Former agriculture minister Cees Veerman brought a historical perspective to the debate, recalling how the Dutch government once had an active land policy. In 1977, the Dutch cabinet fell over a fundamental disagreement on how land should be valued during expropriation: market value or use value. Since then, he noted, several proposals to regulate the land market have failed. By the early 2010s, the prevailing political mood assumed that the Netherlands was “finished” in terms of planning, and that the market could handle the rest. The result was chaos—and a dramatic inflation of land prices.
Veerman has long argued for a national agricultural main structure, similar to the existing ecological main structure, where fertile soils are prioritized and protected for agriculture. Other areas, by contrast, could be zoned for alternative uses, with some form of compensation for affected farmers. This kind of spatial planning would offer clarity and stability, but would require political courage and social consensus.
Yet the path forward is anything but easy. Alex Datema, Director of Food & Agri at Rabobank and former chair of BoerenNatuur, acknowledged how emotionally and financially charged the topic of land ownership is. Many farmers calculate their retirement and inheritance plans based on today’s land values. Any restriction, however reasonable in public terms, may be experienced as a violation of personal rights. Datema also noted that the legal tools once available for structured land use—such as land consolidation laws—have been watered down or made voluntary.

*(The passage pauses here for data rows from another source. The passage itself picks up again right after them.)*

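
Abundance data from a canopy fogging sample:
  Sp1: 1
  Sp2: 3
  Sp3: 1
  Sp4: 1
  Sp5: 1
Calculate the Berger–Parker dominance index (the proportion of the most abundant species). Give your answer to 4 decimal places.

0.4286

Total N = 1+3+1+1+1 = 7, so the proportions are 0.142857, 0.428571, 0.142857, 0.142857, 0.142857 (working shown to 6 dp, full precision carried).
The largest proportion is 0.428571, i.e. d = 0.4286 to 4 decimal places.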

Still, not all hope lies with national politics. A growing movement of civic and cooperative land initiatives is emerging. Daniëlle de Nie, founder of Aardpeer, presented a new model in which citizens invest in farmland through bonds, aiming not for high financial returns but for ecological benefits: living soils, clean water, and biodiversity. These initiatives demonstrate a rising social desire for systemic change.
De Nie also warned about a new form of land-use displacement: released farmland is increasingly bought up for high-yield crops or intensive use, crowding out extensive and ecological farming. The SAFER system, she argued, provides a blueprint for how public-private cooperation could keep land accessible to those who serve the common good.
From a youth perspective, Merel Straathof, from the Dutch Agricultural Youth Association (NJK), proposed a zoning model that distinguishes between three types of land: areas around vulnerable nature reserves for nature-inclusive farming; regular farmland under existing regulation; and a protected “agricultural main structure” where productive agriculture receives priority and is shielded from unnecessary spatial encroachment.
Throughout the evening, one essential question resurfaced again and again: Do we still want farmers in the Netherlands?And if yes, what kind of farming, and in what kind of landscape? The current policy climate, marked by uncertainty and conflicting signals, is failing to provide direction—especially for young farmers.
If Dutch society wishes to retain a vibrant agricultural sector, it must make deliberate choices. These include setting clear spatial frameworks, reforming the land market, and creating financial instruments that support sustainable land stewardship. Whether the future holds large-scale sustainable farming, smaller-scale nature-oriented agriculture, or a blend of both, one thing is clear: not all farmers can continue as before.
The evening closed with a call to action. While the parliamentary system may hesitate or delay, there is a growing momentum in civil society. Grassroots initiatives show that people are ready for a new conversation about land—one that prioritizes long-term values over short-term profit. The challenge now is to channel this energy, answer the fundamental questions, and build a more just and resilient future for both farmers and the landscape they shape.